4. İpli seramik türü... Uzun, ortalama 167–174 cm, uzun ama güçlü yapı - belki de megalitik tipten daha ağır; aşırı uzun başlılık, ortalama uzunluk 194 mm. Genişliği aşan ortalama 140 mm'den fazla yüksek tonoz yüksekliği; Orta ila güçlü kaş sırtları ve kas izleri; çok uzun yüz, küçük ila orta genişlik; alt çene derin ve belirgin bir çene ile ancak çenenin köşeleri nedeniyle dar. Burun, genellikle çıkıntılıdır. Batı ve Kuzey Avrupa'da bu tip, bazı açılardan karıştırıldığı Üst Paleolitik tipe yaklaşır.

5. Diğer formlar... Bu dördünün karışımlarını, yine orta düzeyde olan, ancak muhtemelen atalar tarafından farklılaşmamış olanlarla birlikte içerir. Geç "İskandinav" formları orta düzeydedir. Küçük Asya ve İran-Afgan platosunda, burun kemiklerinin güçlü bir çıkıntısı ve dışbükeyliği ve burun bölgesinde bir çöküntü olmaması ile belirgin formlar ortaya çıkıyor. Bu özellikler, çeşitli büyüklük ve oranlardaki bireylerde ve komşu brakisefalik ırklarda bulunduğundan, bir tür yerel genetik eğilimi temsil ediyor gibi görünüyorlar ve verilen ırkın özel bir özelliği olarak düşünülmemeleri gerekiyor. Bununla birlikte, Küçük Asya'da bulunan küçük bir çeşidi isimlendirebilirsiniz. kapadokyave doğuda daha sık ve metrik olarak Corded Ware türüne yakın olan daha büyük biçim çağrılabilir afgan.

Irksal ayrımlara verilen yukarıda vurgulanan isimler, sadece iskelet materyaline dayandıkları için modern ırklara açık atıflardan kaçınmak için seçilmiştir. Akdeniz tipibir istisnadır - çok iyi bilinmektedir ve değiştirilemeyecek kadar sağlam bir şekilde kurulmuştur. Bu durumda Mısır, Girit ve Mezopotamya'daki gerçekçi portrelerin doğruluğu ve mumyalama sayesinde yumuşak dokuların doğasından emin olabiliriz.

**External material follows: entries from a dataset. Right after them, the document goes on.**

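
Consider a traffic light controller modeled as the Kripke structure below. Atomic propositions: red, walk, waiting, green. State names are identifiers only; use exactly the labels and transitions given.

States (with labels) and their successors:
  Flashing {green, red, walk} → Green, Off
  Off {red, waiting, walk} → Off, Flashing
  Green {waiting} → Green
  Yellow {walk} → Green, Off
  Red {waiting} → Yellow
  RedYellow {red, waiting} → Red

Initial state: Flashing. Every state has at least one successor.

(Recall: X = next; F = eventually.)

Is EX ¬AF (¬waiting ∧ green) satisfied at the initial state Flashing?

States satisfying ¬AF (¬waiting ∧ green): {Off, Green, Yellow, Red, RedYellow}.
States satisfying EX ¬AF (¬waiting ∧ green): {Flashing, Off, Green, Yellow, Red, RedYellow}.
Flashing ∈ Sat(EX ¬AF (¬waiting ∧ green)).

Satisfied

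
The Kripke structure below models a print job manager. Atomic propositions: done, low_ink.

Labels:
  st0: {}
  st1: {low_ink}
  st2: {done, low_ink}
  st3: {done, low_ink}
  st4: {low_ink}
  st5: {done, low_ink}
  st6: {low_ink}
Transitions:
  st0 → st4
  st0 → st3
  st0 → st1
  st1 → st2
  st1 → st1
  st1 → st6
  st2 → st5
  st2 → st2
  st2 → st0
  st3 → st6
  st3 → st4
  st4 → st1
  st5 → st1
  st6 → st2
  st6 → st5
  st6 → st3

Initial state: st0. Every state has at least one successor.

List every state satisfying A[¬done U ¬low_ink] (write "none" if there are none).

States satisfying ¬done: {st0, st1, st4, st6}.
States satisfying ¬low_ink: {st0}.
States satisfying A[¬done U ¬low_ink]: {st0}.

{st0}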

"Tuna", "megalitik" ve "kordonlu" isimleri kasıtlı olarak arkeolojiden alınmıştır, çünkü gösterileceği gibi Neolitik dönemde ve hatta daha sonra belirlenen tipler, özdeşleştikleri kültürel topluluklarla yakından ilişkilidir.

Umarım bu isimleri kullanmak, bu bölümün geri kalanında ayrıntılı açıklama ihtiyacını ortadan kaldırır.